Una nuova via fu ancora aperta da Einstein, subito seguìto da molti altri teorici. Si trattava in fondo di sfruttare l'enorme generalizzazione della concezione spaziale conseguente dai fondamentali studî di Levi-Civita sulla nozione di trasporto parallelo di vettori e dalle sue successive estensioni. Ma, come già accennato, nel frattempo la teoria dei quanti aveva eliminato le equazioni di Maxwell dal rango delle leggi elementari, sostituendole con le equazioni di Dirac. E queste appunto, invece delle maxwelliane, si tentò di geometrizzare con criterî analoghi agli anzidetti.
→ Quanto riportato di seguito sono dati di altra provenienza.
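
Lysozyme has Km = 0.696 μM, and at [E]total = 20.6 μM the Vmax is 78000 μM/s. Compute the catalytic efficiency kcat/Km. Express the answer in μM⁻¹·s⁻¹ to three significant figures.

5440 μM⁻¹·s⁻¹

kcat = Vmax/[E]total = 78000/20.6 = 3790 s⁻¹.
kcat/Km = 3790/0.696 = 5440 μM⁻¹·s⁻¹.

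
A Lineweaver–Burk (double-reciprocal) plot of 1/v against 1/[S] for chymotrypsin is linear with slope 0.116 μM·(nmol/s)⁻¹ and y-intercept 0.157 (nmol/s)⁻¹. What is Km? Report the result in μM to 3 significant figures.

y-intercept = 1/Vmax ⇒ Vmax = 6.37 nmol/s; slope = Km/Vmax ⇒ Km = slope × Vmax.
Km = 0.116 × 6.37 = 0.739 μM.

0.739 μM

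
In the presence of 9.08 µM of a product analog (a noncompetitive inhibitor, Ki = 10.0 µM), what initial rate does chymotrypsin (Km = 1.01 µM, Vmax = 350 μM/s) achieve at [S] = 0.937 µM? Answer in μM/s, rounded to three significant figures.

88.3 μM/s

With α = 1 + [I]/Ki = 1 + 9.08/10.0 = 1.908, the noncompetitive rate law is v = (Vmax/α)·[S] / (Km + [S]).
v = (350/1.908)×0.937 / (1.01 + 0.937) = 171.9/1.947 = 88.3 μM/s.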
Ma allo stato delle nostre cognizioni pare ormai prevalsa l'idea che il senso fisico escluda che si possa addivenire a una sintesi della nostra fisica attuale su basi geometriche del tipo dianzi prospettato, quando si assuma quale legge fondamentale una legge puramente probabilistica, come è quella espressa dalle equazioni di Dirac: in altri termini il problema unitario è divenuto inattuale; nella recente e profonda opera di A. Einstein e L. Infeld, Le evoluzioni della fisica (Torino 1948), alle teorie unitarie non si accenna neppur più.

Bibl.: 1° tentativo: A. Einstein, Einheitliche Feldtheorie von Gravitation und Elektrizität, in Sitzungsber. d. preuss. Akad. d. Wissenschaften, 1925; 2ª teoria: id., Zur einsheitlichen Feldtheorie, ibid., 3ª teoria: A. Einstein e W. Mayer, Einheitliche Theorie von Gravitation und Elektrizität, ibid., 1931.